Sua visão embaçada mirava as cabeças cortadas e derramadas de seus corpos, o sangue esparramado, o sorriso em bocas e olhos daqueles que abatiam em contraste ao flagelo dolorido dos que ali caiam.
Pouco sabia ele sobre o homem que ajoelhado sob a mira das armas abria os braços em rendição, tal qual a Cristo em sua cruz. Goya imaginava ter visto chagas nas palmas de suas mãos. Talvez fossem apenas borrões de uma imaginação abalada, pois de onde estava muitos detalhes lhe escapavam a total compreensão.
Observava a barbárie recostado a uma parede de pedra ocultado parcialmente pela penumbra do vão.
Aquele três de maio de 1808 terminava trágico. Muitos daqueles que agora rendidos e aguardando a sua vez de morrer, estiveram no dia anterior na insurreição popular. Os heróis que lutaram contra a tirania da ocupação francesa agora convertiam-se em anônimos cadáveres.
Os soldados, cujos rostos ele não conseguia observar, engatilharam as suas armas. O homem, cuja camisa branca parecia acenar como um derradeiro pedido de paz, franze o cenho antecipando a dor. As balas zunem no ar gelado antes de atingem o corpo de seu compatriota, fazendo com que caísse para o lado.
Os soldados franceses como num sincronizado balé movem os canos de suas armas para um lado e para o outro. O cheiro de sangue podia ser sentido, bem como o seu calor viscoso que se acumulava pelo chão de terra batida.
Goya volta o seu olhar para uma imagem que sorrateira observava as execuções assim como ele fazia. Encostada no lado direito da grande pedra onde os homens e mulheres eram abatidos estava uma jovem senhora cujos braços seguravam uma criança.
Ele leva as duas mãos em concha até a sua face, que horrorizada, poderia estar lhe pregando mais uma peça.
Estreita os olhos e tenta uma melhor posição. Sim, ele via. Como poderia ela não ser atingida pelos tiros que se seguiam a poucos passos de sua figura? Francisco Goya não tinha dúvida quanto aquela aparição, tal qual lhe dizia sua inabalada fé, a mãe de todos, a santificada virgem, que parada ali, em silêncio, velava pelos mortos.
O cintilar da luz da lanterna disposta no chão fazia com que as sobras bailassem antes de cair imóveis. Os corpos se amontoavam. A formação militar mantinha-se inabalável, cessando, vez ou outra, os disparos para recarregar as armas com munição.

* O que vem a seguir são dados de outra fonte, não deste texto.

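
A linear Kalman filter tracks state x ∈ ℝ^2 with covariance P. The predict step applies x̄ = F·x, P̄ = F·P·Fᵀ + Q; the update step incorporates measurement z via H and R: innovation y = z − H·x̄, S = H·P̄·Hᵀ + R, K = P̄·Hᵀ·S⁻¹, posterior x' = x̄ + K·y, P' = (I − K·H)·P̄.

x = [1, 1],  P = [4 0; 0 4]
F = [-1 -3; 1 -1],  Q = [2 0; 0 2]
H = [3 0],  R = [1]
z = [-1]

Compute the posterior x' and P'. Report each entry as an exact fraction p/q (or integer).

x' = [-130/379, 264/379]
P' = [42/379 8/379; 8/379 3214/379]

x̄ = F·x = [-4, 0]
P̄ = F·P·Fᵀ + Q = [42 8; 8 10]
y = z − H·x̄ = [11]
S = H·P̄·Hᵀ + R = [379]
K = P̄·Hᵀ·S⁻¹ = [126/379; 24/379]
x' = x̄ + K·y = [-130/379, 264/379]
P' = (I − K·H)·P̄ = [42/379 8/379; 8/379 3214/379]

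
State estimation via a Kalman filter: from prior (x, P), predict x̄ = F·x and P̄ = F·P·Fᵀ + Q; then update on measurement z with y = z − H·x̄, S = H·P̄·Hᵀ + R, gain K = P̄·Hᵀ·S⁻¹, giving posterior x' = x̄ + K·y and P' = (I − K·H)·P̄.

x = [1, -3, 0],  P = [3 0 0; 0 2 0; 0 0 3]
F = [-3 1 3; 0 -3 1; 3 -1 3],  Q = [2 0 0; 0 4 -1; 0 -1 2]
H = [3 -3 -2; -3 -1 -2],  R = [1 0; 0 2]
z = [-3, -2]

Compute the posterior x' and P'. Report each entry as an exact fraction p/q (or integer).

x̄ = F·x = [-6, 9, 6]
P̄ = F·P·Fᵀ + Q = [58 3 -2; 3 25 14; -2 14 58]
y = z − H·x̄ = [54, 1]
S = H·P̄·Hᵀ + R = [1118 -85; -85 831]
K = P̄·Hᵀ·S⁻¹ = [125734/921833 -179049/921833; -83384/921833 -77306/921833; -146824/921833 -152572/921833]
x' = x̄ + K·y = [1079589/921833, 3716455/921833, -2550070/921833]
P' = (I − K·H)·P̄ = [1241791/921833 3483457/921833 -3425366/921833; 3483457/921833 10414757/921833 -10355258/921833; -3425366/921833 -10355258/921833 10468250/921833]

x' = [1079589/921833, 3716455/921833, -2550070/921833]
P' = [1241791/921833 3483457/921833 -3425366/921833; 3483457/921833 10414757/921833 -10355258/921833; -3425366/921833 -10355258/921833 10468250/921833]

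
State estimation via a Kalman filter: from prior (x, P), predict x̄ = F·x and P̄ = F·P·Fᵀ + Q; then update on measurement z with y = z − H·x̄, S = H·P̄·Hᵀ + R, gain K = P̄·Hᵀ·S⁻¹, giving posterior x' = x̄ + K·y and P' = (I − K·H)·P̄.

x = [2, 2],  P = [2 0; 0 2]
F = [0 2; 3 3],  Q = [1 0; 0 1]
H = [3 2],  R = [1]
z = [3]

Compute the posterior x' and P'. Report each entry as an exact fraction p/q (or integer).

x̄ = F·x = [4, 12]
P̄ = F·P·Fᵀ + Q = [9 12; 12 37]
y = z − H·x̄ = [-33]
S = H·P̄·Hᵀ + R = [374]
K = P̄·Hᵀ·S⁻¹ = [3/22; 5/17]
x' = x̄ + K·y = [-1/2, 39/17]
P' = (I − K·H)·P̄ = [45/22 -3; -3 79/17]

x' = [-1/2, 39/17]
P' = [45/22 -3; -3 79/17]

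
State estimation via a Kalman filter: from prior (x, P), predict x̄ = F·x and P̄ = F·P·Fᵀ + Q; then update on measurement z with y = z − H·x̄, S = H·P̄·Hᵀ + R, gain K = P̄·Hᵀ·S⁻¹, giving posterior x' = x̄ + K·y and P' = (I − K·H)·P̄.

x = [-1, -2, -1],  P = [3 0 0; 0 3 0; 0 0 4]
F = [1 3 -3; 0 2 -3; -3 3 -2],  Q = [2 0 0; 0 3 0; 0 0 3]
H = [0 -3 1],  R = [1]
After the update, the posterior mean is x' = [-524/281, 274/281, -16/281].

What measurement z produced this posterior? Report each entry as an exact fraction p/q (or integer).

x̄ = F·x = [-4, -1, -1]
P̄ = F·P·Fᵀ + Q = [68 54 42; 54 51 42; 42 42 73]
S = H·P̄·Hᵀ + R = [281]
K = P̄·Hᵀ·S⁻¹ = [-120/281; -111/281; -53/281]
x' − x̄ = [600/281, 555/281, 265/281] = K·y
y = (KᵀK)⁻¹·Kᵀ·(x' − x̄) = [-5]
z = y + H·x̄ = [-5] + [2] = [-3]

z = [-3]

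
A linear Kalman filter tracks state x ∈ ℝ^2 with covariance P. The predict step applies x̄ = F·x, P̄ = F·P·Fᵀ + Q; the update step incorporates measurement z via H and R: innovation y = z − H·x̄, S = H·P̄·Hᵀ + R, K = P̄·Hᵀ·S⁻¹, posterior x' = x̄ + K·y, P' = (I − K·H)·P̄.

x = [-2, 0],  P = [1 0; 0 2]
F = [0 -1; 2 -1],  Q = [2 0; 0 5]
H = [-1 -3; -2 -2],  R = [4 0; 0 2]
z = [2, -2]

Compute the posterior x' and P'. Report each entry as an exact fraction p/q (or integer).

x' = [380/197, -694/591]
P' = [232/197 -144/197; -144/197 404/591]

x̄ = F·x = [0, -4]
P̄ = F·P·Fᵀ + Q = [4 2; 2 11]
y = z − H·x̄ = [-10, -10]
S = H·P̄·Hᵀ + R = [119 90; 90 78]
K = P̄·Hᵀ·S⁻¹ = [50/197 -88/197; -65/197 28/591]
x' = x̄ + K·y = [380/197, -694/591]
P' = (I − K·H)·P̄ = [232/197 -144/197; -144/197 404/591]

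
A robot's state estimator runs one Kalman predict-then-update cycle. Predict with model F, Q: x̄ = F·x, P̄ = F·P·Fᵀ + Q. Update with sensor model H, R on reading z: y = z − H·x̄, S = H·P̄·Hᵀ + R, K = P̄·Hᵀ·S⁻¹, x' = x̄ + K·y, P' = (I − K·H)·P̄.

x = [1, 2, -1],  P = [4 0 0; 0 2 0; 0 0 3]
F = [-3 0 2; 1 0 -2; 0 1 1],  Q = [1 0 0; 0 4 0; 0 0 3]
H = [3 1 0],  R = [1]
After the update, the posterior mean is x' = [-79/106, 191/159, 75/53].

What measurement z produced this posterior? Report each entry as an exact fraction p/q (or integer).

x̄ = F·x = [-5, 3, 1]
P̄ = F·P·Fᵀ + Q = [49 -24 6; -24 20 -6; 6 -6 8]
S = H·P̄·Hᵀ + R = [318]
K = P̄·Hᵀ·S⁻¹ = [41/106; -26/159; 2/53]
x' − x̄ = [451/106, -286/159, 22/53] = K·y
y = (KᵀK)⁻¹·Kᵀ·(x' − x̄) = [11]
z = y + H·x̄ = [11] + [-12] = [-1]

z = [-1]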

Um dos soldados, o que estava mais próximo a ele, vira-se apontando repentinamente o longo cano da arma em sua direção. Goya fica paralisado aguardando pelo final. No entanto, o soldado não o vê, retorna a sua posição original lado-a-lado ao seu grupo para continuar com a matança.
Francisco afasta-se sorrateiro. Aquela cena permaneceria em sua memória por longos anos. E se dele dependesse, não seria para nunca mais esquecida.